Well, I can't vouch for everything on the list, but somebody has to me, so there's that. (The authors on the list I've read are Calvino, DeLillo, Didion, Eugenides, Ford, Franzen, Irving, Kafka, Lipsyte, McCarthy, Moody, Murakami, Orwell, Powers, Thompson, and Wallace.)

The Booker Prize List is mostly new to me.
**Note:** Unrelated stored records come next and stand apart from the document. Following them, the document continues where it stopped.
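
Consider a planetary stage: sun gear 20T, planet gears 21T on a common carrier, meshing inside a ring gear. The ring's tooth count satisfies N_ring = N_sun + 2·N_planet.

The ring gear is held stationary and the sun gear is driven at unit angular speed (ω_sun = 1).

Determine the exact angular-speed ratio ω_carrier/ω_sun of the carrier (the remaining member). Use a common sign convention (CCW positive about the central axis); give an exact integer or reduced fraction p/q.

N_ring = 20 + 2·21 = 62
20(ω_s−ω_c) = −62(ω_r−ω_c),  ω_r=0, ω_s=1
20(1−ω_c) = −62(0−ω_c)  ⇒  82ω_c = 20  ⇒  ω_c = 10/41
ω_c/ω_s = 10/41

10/41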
I have read a book by David Mitchell which I liked (NUMBER9DREAM) and I have his other two books on my shelf to read at some point.

Thanks for dropping by!

18/12/06 11:41 PM  
Anonymous Anonymous said...

I'm so excited about your book list! I'm going to make one for myself. Here are my thoughts on your list, for what it's worth:

1. Skip the Joan Didion. The book doesn't live up to the hype (at least in my mother's and my opinions).

2. Move the Murakami up to number 1 on your list. I see you've read other Murakami; this one is his best. My next favorite is Kafka on the Shore.

3. Sam Lipsyte was my favorite discovery of 2006 - hope he's yours of 2007.

4. If you can find a copy of The Children's Hospital by Chris Adrian (just published by McSweeney's), add it to your list. I'm 200 pages into it and am already sad that it will end someday.


19/12/06 8:50 AM  
Blogger dd said...

How do you guys feel about Joan Didion in general? I think I've read just about everything; I particularly have loved her non-fiction (I can't say enough good things about THE WHITE ALBUM and SLOUCHING TOWARDS BETHLEHEM), so I'm curious if it's disappointment or taste.

I read THE SUBJECT STEVE by Lipsyte forever ago, and it was a bit gruesome, even for my tastes, though the specifics have been lost to memory. For some reason, whatever I read about HOME LAND made me want to seek him about again.

The only Murakami I've read, apart from some short stories in AFTER THE QUAKE I browsed at a friend's house, is NORWEGIAN WOOD, which I liked well enough, though not enough to send me on a rabid Murakami hunt. (As opposed to Richard Powers, who I am now officially rabid about. You read any, Brannon?)